Do french beans cross with runners? 

I love cherokee beans they are my favourite, (mine are still cropping well in the soft south) but I haven't yet tried saving seed.  I grow veg in the garden in a space about a half plot, and it is really hard to get a rotation as it is.  Thinking as well about separating my beans makes my brain ache.  But I would like to get into seed saving and probably it is one of those things (like when I started my first compost heap many years ago and keeping chickens more recently) that seems much harder before you give it a go?

I also get a few that are flat and stringy.  I just pull out the strings but I suppose if I was saving seed I would want to rogue them out.

any advice?

Bugloss2009

"Moonlight" runner bean is a cross with a french bean, but it's a very special bean, and crossing isn't something we should worry about i think.

runners cross with other runners readily, but I still save seed

you can usually see any wrongun's with the FBs and weed them out, but i think crosses are fun.

Morris

#5
So shall I just jump in and save seed from the best plants now and see what happens next year?  

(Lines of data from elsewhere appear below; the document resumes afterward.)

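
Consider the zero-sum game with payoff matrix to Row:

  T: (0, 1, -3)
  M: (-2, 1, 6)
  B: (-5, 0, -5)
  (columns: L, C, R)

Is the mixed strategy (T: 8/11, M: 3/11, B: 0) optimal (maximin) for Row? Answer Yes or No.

Yes

Against L this mix gives (8/11)·0 + (3/11)·(-2) = -6/11.
Against C this mix gives (8/11)·1 + (3/11)·1 = 1.
Against R this mix gives (8/11)·(-3) + (3/11)·6 = -6/11.
All of Column's active replies (L, R) yield -6/11, and no column does worse for Row. The mix makes Column indifferent and guarantees -6/11, so it is optimal.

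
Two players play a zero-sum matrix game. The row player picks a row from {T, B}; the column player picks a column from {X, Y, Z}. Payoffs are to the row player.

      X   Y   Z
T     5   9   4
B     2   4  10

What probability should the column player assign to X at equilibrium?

Row minima: T → 4, B → 2; maximin = 4.
Column maxima: X → 5, Y → 9, Z → 10; minimax = 5.
4 ≠ 5, so there is no saddle point; optimal play is mixed.
Y is strictly dominated by X (it gives the row player strictly more in every row), so the column player never plays it.
On the remaining 2×2 (T, B vs X, Z):
Let the row player play T with probability p. Expected payoff against X: 5p + 2(1−p) = 3p + 2; against Z: 4p + 10(1−p) = −6p + 10.
Setting these equal: 3p + 2 = −6p + 10 ⇒ 9p = 8 ⇒ p = 8/9, and the value is (3)·(8/9) + 2 = 14/3.
For the column player: with q = P(X), equating T's and B's payoffs gives q + 4 = −8q + 10 ⇒ q = 2/3.

2/3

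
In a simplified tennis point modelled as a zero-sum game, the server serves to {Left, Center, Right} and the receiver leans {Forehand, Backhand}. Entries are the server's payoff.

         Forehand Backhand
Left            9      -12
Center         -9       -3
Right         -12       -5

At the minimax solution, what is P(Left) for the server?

Row minima: Left → -12, Center → -9, Right → -12; maximin = -9.
Column maxima: Forehand → 9, Backhand → -3; minimax = -3.
-9 ≠ -3, so there is no saddle point; optimal play is mixed.
Right is strictly dominated by Center, so the server never plays it.
On the remaining 2×2 (Left, Center vs Forehand, Backhand):
Let the server play Left with probability p. Expected payoff against Forehand: 9p + (-9)(1−p) = 18p − 9; against Backhand: (-12)p + (-3)(1−p) = −9p − 3.
Setting these equal: 18p − 9 = −9p − 3 ⇒ 27p = 6 ⇒ p = 2/9, and the value is (18)·(2/9) − 9 = -5.
For the receiver: with q = P(Forehand), equating Left's and Center's payoffs gives 21q − 12 = −6q − 3 ⇒ q = 1/3.

2/9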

And I suppose plant out more densely so I can pull out those I don't want and still get plenty of beans.

Sorry for ignorance - what is FB?

Edit - ah, think I've got it - french bean?  Doh...

shirlton

When I get old I don't want people thinking
                      "What a sweet little old lady"........
                             I want em saying
                    "Oh Crap! Whats she up to now ?"

macmac

I sowed some saved butter beans this year.Last year they were fine this year some are black  :My french were all sorts of things I think perhaps beans are a little promiscuous
sanity is overated

Garjan

Thanks for all the replies!
I go with promiscuity: I like the idea of beans-behaving-badly   :D

I noticed some flat beans as well. Just thought it had to do with insufficient pollination and/or development, so I didn't give it a thought.

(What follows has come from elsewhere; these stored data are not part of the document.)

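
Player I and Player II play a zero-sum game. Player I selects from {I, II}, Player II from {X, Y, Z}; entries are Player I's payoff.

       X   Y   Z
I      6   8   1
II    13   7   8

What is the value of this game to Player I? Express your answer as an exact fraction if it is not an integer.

Row minima: I → 1, II → 7; maximin = 7.
Column maxima: X → 13, Y → 8, Z → 8; minimax = 8.
7 ≠ 8, so there is no saddle point; optimal play is mixed.
X is strictly dominated by Z (it gives Player I strictly more in every row), so Player II never plays it.
On the remaining 2×2 (I, II vs Y, Z):
Let Player I play I with probability p. Expected payoff against Y: 8p + 7(1−p) = p + 7; against Z: 1p + 8(1−p) = −7p + 8.
Setting these equal: p + 7 = −7p + 8 ⇒ 8p = 1 ⇒ p = 1/8, and the value is (1)·(1/8) + 7 = 57/8.
For Player II: with q = P(Y), equating I's and II's payoffs gives 7q + 1 = −q + 8 ⇒ q = 7/8.

57/8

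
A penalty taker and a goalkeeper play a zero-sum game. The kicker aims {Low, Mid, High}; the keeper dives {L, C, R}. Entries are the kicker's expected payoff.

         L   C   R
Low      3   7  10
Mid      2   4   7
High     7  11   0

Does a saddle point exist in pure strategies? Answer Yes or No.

Row minima: Low → 3, Mid → 2, High → 0; maximin = 3.
Column maxima: L → 7, C → 11, R → 10; minimax = 7.
3 ≠ 7, so no pure-strategy equilibrium exists.

No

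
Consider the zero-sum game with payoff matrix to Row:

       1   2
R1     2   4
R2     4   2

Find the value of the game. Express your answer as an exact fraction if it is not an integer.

Row minima: R1 → 2, R2 → 2; maximin = 2.
Column maxima: 1 → 4, 2 → 4; minimax = 4.
2 ≠ 4, so there is no saddle point; optimal play is mixed.
Let Row play R1 with probability p. Expected payoff against 1: 2p + 4(1−p) = −2p + 4; against 2: 4p + 2(1−p) = 2p + 2.
Setting these equal: −2p + 4 = 2p + 2 ⇒ −4p = -2 ⇒ p = 1/2, and the value is (-2)·(1/2) + 4 = 3.
For Column: with q = P(1), equating R1's and R2's payoffs gives −2q + 4 = 2q + 2 ⇒ q = 1/2.

3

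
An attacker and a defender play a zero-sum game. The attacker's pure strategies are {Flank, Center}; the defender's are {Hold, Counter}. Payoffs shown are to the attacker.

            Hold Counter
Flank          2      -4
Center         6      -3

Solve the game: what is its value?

-3

Row minima: Flank → -4, Center → -3; maximin = -3.
Column maxima: Hold → 6, Counter → -3; minimax = -3.
Since maximin = minimax = -3, there is a saddle point and the value is -3.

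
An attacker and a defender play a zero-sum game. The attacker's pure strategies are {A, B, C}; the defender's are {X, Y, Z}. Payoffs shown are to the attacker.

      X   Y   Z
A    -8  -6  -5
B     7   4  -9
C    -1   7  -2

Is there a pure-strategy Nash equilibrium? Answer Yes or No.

Row minima: A → -8, B → -9, C → -2; maximin = -2.
Column maxima: X → 7, Y → 7, Z → -2; minimax = -2.
maximin = minimax = -2, so a saddle point exists.

Yes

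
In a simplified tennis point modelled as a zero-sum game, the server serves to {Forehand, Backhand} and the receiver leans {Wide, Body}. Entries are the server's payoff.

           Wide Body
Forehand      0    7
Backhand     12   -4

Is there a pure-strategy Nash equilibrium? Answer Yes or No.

No

Row minima: Forehand → 0, Backhand → -4; maximin = 0.
Column maxima: Wide → 12, Body → 7; minimax = 7.
0 ≠ 7, so no pure-strategy equilibrium exists.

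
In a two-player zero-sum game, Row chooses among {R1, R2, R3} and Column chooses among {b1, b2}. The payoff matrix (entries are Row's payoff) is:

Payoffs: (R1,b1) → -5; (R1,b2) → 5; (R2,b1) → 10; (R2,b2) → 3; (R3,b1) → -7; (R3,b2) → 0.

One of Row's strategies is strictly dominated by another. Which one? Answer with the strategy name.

R1 gives a strictly higher payoff than R3 against every column: -5 > -7, 5 > 0.
So R3 is strictly dominated and Row never plays it.

R3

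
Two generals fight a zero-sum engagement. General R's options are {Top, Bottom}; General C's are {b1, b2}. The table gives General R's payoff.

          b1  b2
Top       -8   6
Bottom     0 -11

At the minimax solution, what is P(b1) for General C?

17/25

Row minima: Top → -8, Bottom → -11; maximin = -8.
Column maxima: b1 → 0, b2 → 6; minimax = 0.
-8 ≠ 0, so there is no saddle point; optimal play is mixed.
Let General R play Top with probability p. Expected payoff against b1: (-8)p + 0(1−p) = −8p; against b2: 6p + (-11)(1−p) = 17p − 11.
Setting these equal: −8p = 17p − 11 ⇒ −25p = -11 ⇒ p = 11/25, and the value is (-8)·(11/25) = -88/25.
For General C: with q = P(b1), equating Top's and Bottom's payoffs gives −14q + 6 = 11q − 11 ⇒ q = 17/25.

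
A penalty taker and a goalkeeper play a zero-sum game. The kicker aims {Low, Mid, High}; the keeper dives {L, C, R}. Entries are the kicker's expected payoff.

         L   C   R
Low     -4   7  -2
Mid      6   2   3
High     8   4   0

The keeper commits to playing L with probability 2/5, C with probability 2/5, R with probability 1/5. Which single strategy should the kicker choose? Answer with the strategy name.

Expected payoff of Low: (2/5)·(-4) + (2/5)·7 + (1/5)·(-2) = 4/5.
Expected payoff of Mid: (2/5)·6 + (2/5)·2 + (1/5)·3 = 19/5.
Expected payoff of High: (2/5)·8 + (2/5)·4 + (1/5)·0 = 24/5.
The largest is 24/5, so the kicker's best response is High.

High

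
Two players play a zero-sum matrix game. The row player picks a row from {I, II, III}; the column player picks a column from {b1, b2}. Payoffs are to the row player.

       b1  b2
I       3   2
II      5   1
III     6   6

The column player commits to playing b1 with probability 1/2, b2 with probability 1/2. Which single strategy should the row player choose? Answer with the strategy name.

Expected payoff of I: (1/2)·3 + (1/2)·2 = 5/2.
Expected payoff of II: (1/2)·5 + (1/2)·1 = 3.
Expected payoff of III: (1/2)·6 + (1/2)·6 = 6.
The largest is 6, so the row player's best response is III.

III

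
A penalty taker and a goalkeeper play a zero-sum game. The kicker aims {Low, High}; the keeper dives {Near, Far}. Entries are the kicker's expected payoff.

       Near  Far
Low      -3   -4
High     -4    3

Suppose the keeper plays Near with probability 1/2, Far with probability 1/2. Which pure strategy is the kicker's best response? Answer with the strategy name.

High

Expected payoff of Low: (1/2)·(-3) + (1/2)·(-4) = -7/2.
Expected payoff of High: (1/2)·(-4) + (1/2)·3 = -1/2.
The largest is -1/2, so the kicker's best response is High.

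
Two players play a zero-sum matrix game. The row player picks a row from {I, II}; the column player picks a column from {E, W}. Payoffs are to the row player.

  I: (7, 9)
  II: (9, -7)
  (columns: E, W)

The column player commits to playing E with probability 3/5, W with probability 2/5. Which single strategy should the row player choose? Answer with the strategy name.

Expected payoff of I: (3/5)·7 + (2/5)·9 = 39/5.
Expected payoff of II: (3/5)·9 + (2/5)·(-7) = 13/5.
The largest is 39/5, so the row player's best response is I.

I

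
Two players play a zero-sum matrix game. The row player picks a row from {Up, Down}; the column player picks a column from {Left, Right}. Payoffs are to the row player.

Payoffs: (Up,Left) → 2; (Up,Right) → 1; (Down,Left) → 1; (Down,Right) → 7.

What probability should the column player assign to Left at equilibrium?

Row minima: Up → 1, Down → 1; maximin = 1.
Column maxima: Left → 2, Right → 7; minimax = 2.
1 ≠ 2, so there is no saddle point; optimal play is mixed.
Let the row player play Up with probability p. Expected payoff against Left: 2p + 1(1−p) = p + 1; against Right: 1p + 7(1−p) = −6p + 7.
Setting these equal: p + 1 = −6p + 7 ⇒ 7p = 6 ⇒ p = 6/7, and the value is (1)·(6/7) + 1 = 13/7.
For the column player: with q = P(Left), equating Up's and Down's payoffs gives q + 1 = −6q + 7 ⇒ q = 6/7.

6/7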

As for pulling up the plants that are different: it is impossible to distinguish between the plants with white and black seeds. Both can be in black pods and in green pods. That's what's puzzeling me.
I'm not bothered with the difference in colour. I reckon I need to buy new seeds to keep the variety 'pure'.
The idea of Bugloss is also appealing: to plant the mutants and to finally come up with a variety that performs well under the specific conditions of my plot. A combination of Mendel and Darwin could be quite a boost for the ego.

Greetings,
Garjan

Bugloss2009

no- don't get rid of rogue plants. Leave them be, and use them. Just don't use any seeds for next year that look odd (unless you want to)

You can't always tell - I saved some cannellini seeds that looked fine, and next year they produced purple pods with tiny black seeds........

Vinlander

First try the all the beans for flavour - don't throw out the type that taste best!

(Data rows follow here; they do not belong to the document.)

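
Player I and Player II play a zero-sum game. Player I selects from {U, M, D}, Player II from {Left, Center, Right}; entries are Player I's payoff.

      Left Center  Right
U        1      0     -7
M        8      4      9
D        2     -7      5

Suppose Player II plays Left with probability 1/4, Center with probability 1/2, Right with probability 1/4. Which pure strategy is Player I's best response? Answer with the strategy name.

Expected payoff of U: (1/4)·1 + (1/2)·0 + (1/4)·(-7) = -3/2.
Expected payoff of M: (1/4)·8 + (1/2)·4 + (1/4)·9 = 25/4.
Expected payoff of D: (1/4)·2 + (1/2)·(-7) + (1/4)·5 = -7/4.
The largest is 25/4, so Player I's best response is M.

M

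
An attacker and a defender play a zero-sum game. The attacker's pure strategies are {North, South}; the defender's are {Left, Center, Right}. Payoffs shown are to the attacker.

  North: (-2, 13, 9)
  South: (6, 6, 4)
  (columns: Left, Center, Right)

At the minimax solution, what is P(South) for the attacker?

Row minima: North → -2, South → 4; maximin = 4.
Column maxima: Left → 6, Center → 13, Right → 9; minimax = 6.
4 ≠ 6, so there is no saddle point; optimal play is mixed.
Center is strictly dominated by Right (it gives the attacker strictly more in every row), so the defender never plays it.
On the remaining 2×2 (North, South vs Left, Right):
Let the attacker play North with probability p. Expected payoff against Left: (-2)p + 6(1−p) = −8p + 6; against Right: 9p + 4(1−p) = 5p + 4.
Setting these equal: −8p + 6 = 5p + 4 ⇒ −13p = -2 ⇒ p = 2/13, and the value is (-8)·(2/13) + 6 = 62/13.
For the defender: with q = P(Left), equating North's and South's payoffs gives −11q + 9 = 2q + 4 ⇒ q = 5/13.

11/13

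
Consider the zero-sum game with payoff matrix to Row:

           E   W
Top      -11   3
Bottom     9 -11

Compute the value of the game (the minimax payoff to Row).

Row minima: Top → -11, Bottom → -11; maximin = -11.
Column maxima: E → 9, W → 3; minimax = 3.
-11 ≠ 3, so there is no saddle point; optimal play is mixed.
Let Row play Top with probability p. Expected payoff against E: (-11)p + 9(1−p) = −20p + 9; against W: 3p + (-11)(1−p) = 14p − 11.
Setting these equal: −20p + 9 = 14p − 11 ⇒ −34p = -20 ⇒ p = 10/17, and the value is (-20)·(10/17) + 9 = -47/17.
For Column: with q = P(E), equating Top's and Bottom's payoffs gives −14q + 3 = 20q − 11 ⇒ q = 7/17.

-47/17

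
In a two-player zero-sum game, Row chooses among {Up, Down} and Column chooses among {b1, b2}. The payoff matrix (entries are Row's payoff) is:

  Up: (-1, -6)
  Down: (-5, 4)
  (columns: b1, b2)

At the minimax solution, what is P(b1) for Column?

Row minima: Up → -6, Down → -5; maximin = -5.
Column maxima: b1 → -1, b2 → 4; minimax = -1.
-5 ≠ -1, so there is no saddle point; optimal play is mixed.
Let Row play Up with probability p. Expected payoff against b1: (-1)p + (-5)(1−p) = 4p − 5; against b2: (-6)p + 4(1−p) = −10p + 4.
Setting these equal: 4p − 5 = −10p + 4 ⇒ 14p = 9 ⇒ p = 9/14, and the value is (4)·(9/14) − 5 = -17/7.
For Column: with q = P(b1), equating Up's and Down's payoffs gives 5q − 6 = −9q + 4 ⇒ q = 5/7.

5/7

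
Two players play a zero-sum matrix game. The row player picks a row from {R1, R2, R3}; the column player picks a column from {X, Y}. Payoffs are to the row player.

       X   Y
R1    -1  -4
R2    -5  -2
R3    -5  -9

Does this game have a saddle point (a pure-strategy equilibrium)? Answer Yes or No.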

That's a given - but if you plant all the types/'landraces' separately next year you may be able to decide which is earliest, longest/highest yielding etc.

You decide if a new variety is worth growing on for the future.

However I must put in a word for ones with strongly coloured pods - they must be easier to find amongst the foliage - could save you a lot of trouble if you are picking for green beans - getting every one before maturity means more green beans over a longer season (apart from simply making picking quicker).

Cheers.

PS. since CTOT aren't ideal for picking green (go from short & thin straight to maturity) you might find one of the offspring is better.
With a microholding you always get too much or bugger-all. (I'm fed up calling it an allotment garden - it just encourages the tidy-police).

The simple/complex split is more & more important: Simple fertilisers Poor, complex ones Good. Simple (old) poisons predictable, others (new) the opposite.

Jeannine

French don't cross with runners XX Jeannine
When God blesses you with a multitude of seeds double  the blessing by sharing your  seeds with other folks.